Monday , 4th April 2005
For immediate release
Are Australian Banks Bullies?
Comments by the Australian owners of New Zealand banks in Friday’s New Zealand Herald of the New Zealand Reserve Bank’s draft proposals on off-shoring have drawn strong criticism from Finsec, the union for bank workers. Australian bank owners claimed the Reserve Bank proposals would cost them up to $326 million per annum in lost efficiencies and increase prices to customers. Andrew Casidy, General Secretary of Finsec, rejected the claims, describing them as “a typical bullying reaction by Australian banks to not getting their own way”.
“They talked about ‘lost efficiencies’ that, for the most part, don’t yet exist.
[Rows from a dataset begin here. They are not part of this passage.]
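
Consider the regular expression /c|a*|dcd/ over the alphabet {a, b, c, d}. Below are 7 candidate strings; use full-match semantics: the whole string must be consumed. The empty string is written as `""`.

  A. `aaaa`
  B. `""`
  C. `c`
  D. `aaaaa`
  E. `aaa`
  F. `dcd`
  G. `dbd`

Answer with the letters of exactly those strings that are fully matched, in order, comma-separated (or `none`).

A, B, C, D, E, F

A → match
B → match
C → match
D → match
E → match
F → match
G → no match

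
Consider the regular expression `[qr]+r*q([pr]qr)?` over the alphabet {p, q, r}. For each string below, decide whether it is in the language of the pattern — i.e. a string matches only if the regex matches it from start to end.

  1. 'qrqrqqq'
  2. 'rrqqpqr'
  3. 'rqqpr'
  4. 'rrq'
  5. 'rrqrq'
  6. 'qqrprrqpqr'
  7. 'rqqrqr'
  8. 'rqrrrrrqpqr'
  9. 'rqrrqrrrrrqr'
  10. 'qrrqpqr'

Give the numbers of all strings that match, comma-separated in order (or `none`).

1 → match
2 → match
3 → no match
4 → match
5 → match
6 → no match
7 → match
8 → match
9 → no match
10 → match

1, 2, 4, 5, 7, 8, 10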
So threatening customers with higher prices is just blatant bullying. Especially given the huge profits these businesses already make for their owners at the expense of New Zealand customers. We have to agree with Massey University’s Director of Banking Studies, David Tripe, when he says the estimated losses seem ‘unbelievable’ and ‘far too high’.” said Casidy.
“The Reserve Bank is endeavouring to protect the integrity and stability of the New Zealand banking system. Many overseas central banks are currently considering exactly the same issues. The response from Australian owned banks is a complete overreaction.” he said.
“It speaks volumes about where the interests of these businesses really lie and is even more proof, if it were needed, of why it is vital that New Zealand retains its own independent Reserve Bank to oversee our banking system.” said Casidy.